Signalling mechanisms in contraction-mediated stimulation of intracellular NO production in cat ventricular myocytes

In this study we sought to determine whether contractile activity has a role as a signalling mechanism in the activation of intracellular nitric oxide (NOi) production induced by electrical stimulation of cat ventricular myocytes. Field stimulation (FS) of single ventricular myocytes elicited frequency-dependent increases in NOi that were blocked by the calmodulin (CaM) inhibitor 10 mu M W-7 and partially inhibited by the phosphatidylinositol 3'-kinase (PI-(3)K) inhibitor 10 mu M LY294002. Increasing extracellular [Ca2+] caused a concentration-dependent increase in FS-induced NOi that was partially inhibited by LY294002. The negative inotropic agents BDM (5 mM) or blebbistatin (10 mu M) decreased cell shortening and NOi production without concomitant changes in L-type Ca2+ current (I-Ca,I-L) or [Ca2+](i) transients. The positive inotropic agents EMD 57033 or CGP 48506 (1 mu M) increased cell shortening and NOi production without concomitant changes in I-Ca,I-L or [Ca2+](i) transients. FS-induced NOi production was decreased in myocytes infected (100 multiplicity of viral infection (MOI); 24 h) with a replication-deficient adenovirus expressing a dominant-negative mutant of protein kinase B (Akt) compared with cells infected with a control adenovirus expressing beta-galactosidase. FS-induced NOi was partially inhibited by either endothelial (eNOS) or neuronal nitric oxide synthase (nNOS) inhibitors and completely blocked by simultaneous exposure to both.

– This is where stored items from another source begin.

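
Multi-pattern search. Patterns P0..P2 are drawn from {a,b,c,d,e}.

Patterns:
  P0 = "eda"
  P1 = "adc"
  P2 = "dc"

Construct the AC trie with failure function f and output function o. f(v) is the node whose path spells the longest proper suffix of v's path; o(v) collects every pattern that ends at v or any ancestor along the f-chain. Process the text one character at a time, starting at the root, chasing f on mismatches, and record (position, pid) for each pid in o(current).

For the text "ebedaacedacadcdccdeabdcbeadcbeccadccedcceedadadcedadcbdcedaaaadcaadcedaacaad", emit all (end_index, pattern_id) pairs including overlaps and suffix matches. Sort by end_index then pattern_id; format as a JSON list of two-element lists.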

FS-induced [Ca2+](i) transients were increased by the nNOS inhibitor nNOS-I (0.24 mu M), decreased by the eNOS inhibitor L-NIO (1 mu M) and unchanged by exposure to both inhibitors. We conclude that in cat ventricular myocytes, FS-induced NOi production requires both Ca2+-dependent CaM signalling and Ca2+-independent PI-(3)K-Akt signalling activated by contractile activity. FS activates NOi production from both eNOS and nNOS, and each source of NOi exerts opposing effects on [Ca2+](i) transient amplitude. These findings are important for understanding the regulation of NOi signalling in the normal and mechanically failing heart.